In line with my SysRq Post comes another bit of assumed knowledge, SMART. Let’s begin at the beginning (and stick to the PC world).

Magnetic storage is fault-prone. In the old days, when you formatted a drive, part of the formatting process was to check that each block seemed to be able to store data. All the bad blocks would be listed in a “bad block list” and the file-system would never try to use them. File-system checks would also be able to mark blocks as being bad.

As disks got bigger, this meant that formatting could take hours. Drives had also become fancy enough that they could manage bad blocks themselves, and so a shift occured. Disks were shipped with some extra spare space that the computer can’t see. Should the drive controller detect that a block went bad (they had parity checks), it could re-allocate a block from the extra space to stand in for the bad block. If it was able to recover the data from the bad block, this could be totally transparent to the file-system, if not the file-system would see a read-error and have to handle it.

This is where we are today. File-systems still support the concept of bad blocks, but in practice they only occur when a disk runs out of spare blocks.

This came with a problem, how would you know if a disk was doing ok or not? Well a standard was created called SMART. This allows you to talk to the drive controller and (amongst other things) find out the state of the disk. On Linux, we do this via the package smartmontools.

Why is this useful? Well you can ask the disk to run a variety of tests (including a full bad block scan), these are useful for RMAing a bad drive with minimum hassle. You can also get the drive’s error-log which can give you some indication of it’s reliability. You can see it’s temperature, age, and Serial Number (useful when you have to know which drive to unplug). But, most importantly, you can find out the state of bad sectors. How many sectors does the drive think are bad, and how many has it reallocated.

Why is that useful?

In the event of a bad block, you can manually force a re-allocation. This way it happens under your terms, and you’ll know exactly what got corrupted.

Next, Google published a paper linking non-zero bad sector values to drive failure. Do you really want be trusting known-non-trustworthy drives with critical data?

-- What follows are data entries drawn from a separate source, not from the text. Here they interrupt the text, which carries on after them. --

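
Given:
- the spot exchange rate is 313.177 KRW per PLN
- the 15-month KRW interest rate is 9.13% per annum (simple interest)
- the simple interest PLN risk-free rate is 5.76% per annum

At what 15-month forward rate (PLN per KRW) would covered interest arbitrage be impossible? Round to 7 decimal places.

T = 15/12 years.
KRW growth factor: 1 + 0.0913×15/12 = 1.114125.
PLN accumulates by 1 + 0.0576×15/12 = 1.072000.
Forward (KRW per PLN) = 313.177 × 1.114125 / 1.072000 = 325.4835.
Quoted the other way: 1/325.4835 = 0.0030724 PLN per KRW.

0.0030724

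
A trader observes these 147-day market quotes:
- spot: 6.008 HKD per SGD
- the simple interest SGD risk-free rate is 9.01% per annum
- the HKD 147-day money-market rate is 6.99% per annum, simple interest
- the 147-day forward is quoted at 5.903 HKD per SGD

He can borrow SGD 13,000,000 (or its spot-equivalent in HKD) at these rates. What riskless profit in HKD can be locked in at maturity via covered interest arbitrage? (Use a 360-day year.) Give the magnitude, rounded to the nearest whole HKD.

T = 147/360 years.
Route A — deposit SGD, sell forward: 13,000,000 × 1.0367908333 × 5.903 = HKD 79,562,291.76.
Route B — convert at spot, deposit HKD: 13,000,000 × 6.008 × 1.0285425 = HKD 80,333,283.42.
The quoted forward undervalues SGD, so borrow SGD, convert to HKD at spot, deposit the HKD at 6.99%, and buy SGD forward at 5.903 to cover the loan.
Arbitrage profit = |79,562,291.76 − 80,333,283.42| = HKD 770,992.

HKD 770,992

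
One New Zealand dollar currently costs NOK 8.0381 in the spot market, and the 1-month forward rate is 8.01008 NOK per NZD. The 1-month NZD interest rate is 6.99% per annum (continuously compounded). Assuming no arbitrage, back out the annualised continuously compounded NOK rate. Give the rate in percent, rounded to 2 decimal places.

T = 1/12 years.
CIP gives F = S · g_NOK/g_NZD, so g_NOK/g_NZD = 8.01008/8.0381 = 0.9965141.
NZD growth factor: e^(0.0699×1/12) = 1.005842.
That pins the NOK growth at 1.0023357.
r = ln(1.0023357)/(1/12) = 0.027996 → 2.80%.

2.80%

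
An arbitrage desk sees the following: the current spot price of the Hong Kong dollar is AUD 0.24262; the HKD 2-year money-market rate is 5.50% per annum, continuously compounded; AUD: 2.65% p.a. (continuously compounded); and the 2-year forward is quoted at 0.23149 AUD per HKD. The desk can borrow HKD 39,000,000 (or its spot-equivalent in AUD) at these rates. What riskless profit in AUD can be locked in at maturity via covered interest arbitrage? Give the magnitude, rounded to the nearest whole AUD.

T = 2 years.
Route A — deposit HKD, sell forward: 39,000,000 × 1.11627807 × 0.23149 = AUD 10,077,881.21.
Route B — convert at spot, deposit AUD: 39,000,000 × 0.24262 × 1.054429645 = AUD 9,977,203.10.
The quoted forward overvalues HKD, so borrow AUD, buy HKD at spot, deposit the HKD at 5.50%, and sell the proceeds forward at 0.23149.
Arbitrage profit = |10,077,881.21 − 9,977,203.10| = AUD 100,678.

AUD 100,678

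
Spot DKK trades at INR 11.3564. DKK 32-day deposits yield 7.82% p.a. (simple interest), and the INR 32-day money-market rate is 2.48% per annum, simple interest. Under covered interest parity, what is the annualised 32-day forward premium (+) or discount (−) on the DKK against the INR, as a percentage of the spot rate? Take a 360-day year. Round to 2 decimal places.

-5.30%

T = 32/360 years.
CIP forward (INR per DKK) = 11.3564 × 1.0022044/1.0069511 = 11.3028667.
(F − S)/S ÷ T = (11.3028667 − 11.3564)/11.3564/(32/360) = -0.053032 → -5.30%.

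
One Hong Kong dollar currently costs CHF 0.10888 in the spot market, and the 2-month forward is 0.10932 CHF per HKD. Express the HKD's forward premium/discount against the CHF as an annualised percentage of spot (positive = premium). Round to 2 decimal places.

T = 2/12 years.
HKD trades forward at +0.40411% vs spot over the period.
×(1/T) gives 2.42% p.a.

+2.42%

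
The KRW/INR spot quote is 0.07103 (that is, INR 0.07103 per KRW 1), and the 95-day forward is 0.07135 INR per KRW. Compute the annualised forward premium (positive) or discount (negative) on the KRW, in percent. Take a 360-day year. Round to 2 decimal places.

+1.71%

T = 95/360 years.
KRW trades forward at +0.45051% vs spot over the period.
Per annum: 0.0045051 / (95/360) = 0.017072 = 1.71%.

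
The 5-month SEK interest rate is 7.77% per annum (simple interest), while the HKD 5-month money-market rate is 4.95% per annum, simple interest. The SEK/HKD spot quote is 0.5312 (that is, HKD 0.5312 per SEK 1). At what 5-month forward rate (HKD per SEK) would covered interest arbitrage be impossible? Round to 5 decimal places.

0.52515

T = 5/12 years.
HKD growth factor: 1 + 0.0495×5/12 = 1.020625.
Growth of 1 SEK over T: 1 + 0.0777×5/12 = 1.032375.
So F = 0.5312 × 1.020625 / 1.032375 = 0.5251541 (HKD/SEK).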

Finally, there is a nasty RAID situation. If you have a RAID-5 array with say 6 drives in it and one fails either the RAID system will automatically select a spare drive (if it has one), or you’ll have to replace it. The system will then re-build on the new disk, reading every sector on all the other disks, to calculate the sector contents for the new disk. If one of those reads fails (bad sector) you’ll now be up shit-creek without a paddle. The RAID system will kick out the disk with the read failure, and you’ll have a RAID-5 array with two bad disks in it — one more than RAID-5 can handle. There are tricks to get such a RAID-5 array back online, and I’ve done it, but you will have corruption, and it’s risky as hell.

So, before you go replacing RAID-5 member-disks, check the SMART status of all the other disks.

Personally, I get twitchy when any of my drives have bad sectors. I have smartd monitoring them, and I’ll attempt to RMA them as soon as a sector goes bad.